Cevap: Her Müslüman, hâline ve durumuna göre, günah işleyenlere,
sertlik göstermeden ve fitne çıkarmadan emr-i ma’ruf yapabilir. Zira hadis-i
şerifte;
(Günah işleyeni gören, eli ile mani olsun. Buna gücü yetmezse, dili ile mani
olsun!) buyuruldu. Bu hadis-i şerif açıklanırken Hadîka'da deniyor ki:
“Emr-i ma'rufu ve Nehy-i münkeri el ile yapmak, devlet adamlarına, dil ile
yapmak, din adamlarına, kalp ile yapmak da her Müslümana farzdır. El ile
yapmaya Hisbet, dil ile yapmaya Nasihat denir.
Hisbet yapmak, yani el ile müdahale etmek yalnız devlet memurlarının
vazifesidir. Hadis-i şeriflere, kendine göre mana vererek, vacib olmayan şeyi
yapmaya kalkışmamalı, fitne çıkarmamaya dikkat etmelidir.”
Cihad, cahil ana, babaların, dünya çıkarları için
uğraşanların, keyifleri, zevkleri için zulüm, işkence yapan şeflerin aldattığı,
inlettiği insanları küfürden, felaket yolundan kurtarmak, İslâm ile
şereflendirmektir. Cihad, küfür, işkence ve kötülük içinde yetiştirilmiş,
karanlığa atılmış zavallıları, İslâm ışığı ile aydınlanmalarına mani olan
diktatörlerin, sömürücülerin zararlarını yok etmek için, canını, malını feda
etmektir. İnsanları, sonsuz Cehennem azabından kurtarmak, sonsuz Cennet
nimetlerine kavuşturmak içindir. Güç kullanılarak yapılan cihadı, fertler,
kişiler değil, devlet yapar. Fertlerin başkalarına saldırmalarına cihad değil,
çapulculuk, barbarlık denir. Cihada katılamayanın, mücahitlere dua etmesi
farzdır. Kâfirler, cihat sayesinde zalimlerin işkencelerinden kurtularak iman
ile şereflenir. İslâmiyeti duyup, anladıktan sonra, iman etmeyenlerden, İslâm
devletinin adaleti altında yaşamayı kabul edenlerin dinine, canına, malına
dokunulmaz. Bunlar, İslâmın adaleti, şefkati altında hür ve rahat yaşar.

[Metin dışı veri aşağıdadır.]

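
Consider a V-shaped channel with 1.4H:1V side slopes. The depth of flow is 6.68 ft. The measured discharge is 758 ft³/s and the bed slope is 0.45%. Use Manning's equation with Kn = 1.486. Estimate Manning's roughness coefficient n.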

Cihad, isyan etmek, yıkmak değildir
Sual: Zamanımızda cihad etmeyi, isyan etmek, öldürmek, yakmak, yıkmak şeklinde
tanıtıyorlar. Gerçekten cihad etmek böyle midir?
Cevap: Cihad demek, ihtilal yapmak, amirlere karşı gelmek ve hükûmete
isyan etmek, dövmek, yıkmak, kırmak, sövmek demek değildir. Böyle şeyler
yapmak, fitne çıkarmak olur. Yani bölücülük olur. Müslümanların ezilmesine,
hapse girmesine ve din, iman bilgilerinin yasak edilmesine yol açar. Böyle
fitne çıkaranlara Peygamber efendimiz lanet etmiştir. Hapse girmeyi istemek,
bir Müslüman için şeref değildir. Müslüman için şeref; İslâmın güzel ahlakını
edinmek, herkese iyilik etmek, İslâmiyete uymak, her mahluka faydalı olmaktır.
Hapse giren, bu şereflerden mahrum kalır. Kendini tehlikeye atmak ahmaklıktır,
günahtır. Zira Allahü teâlâ (Kendinizi tehlikeye atmayınız!) buyuruyor.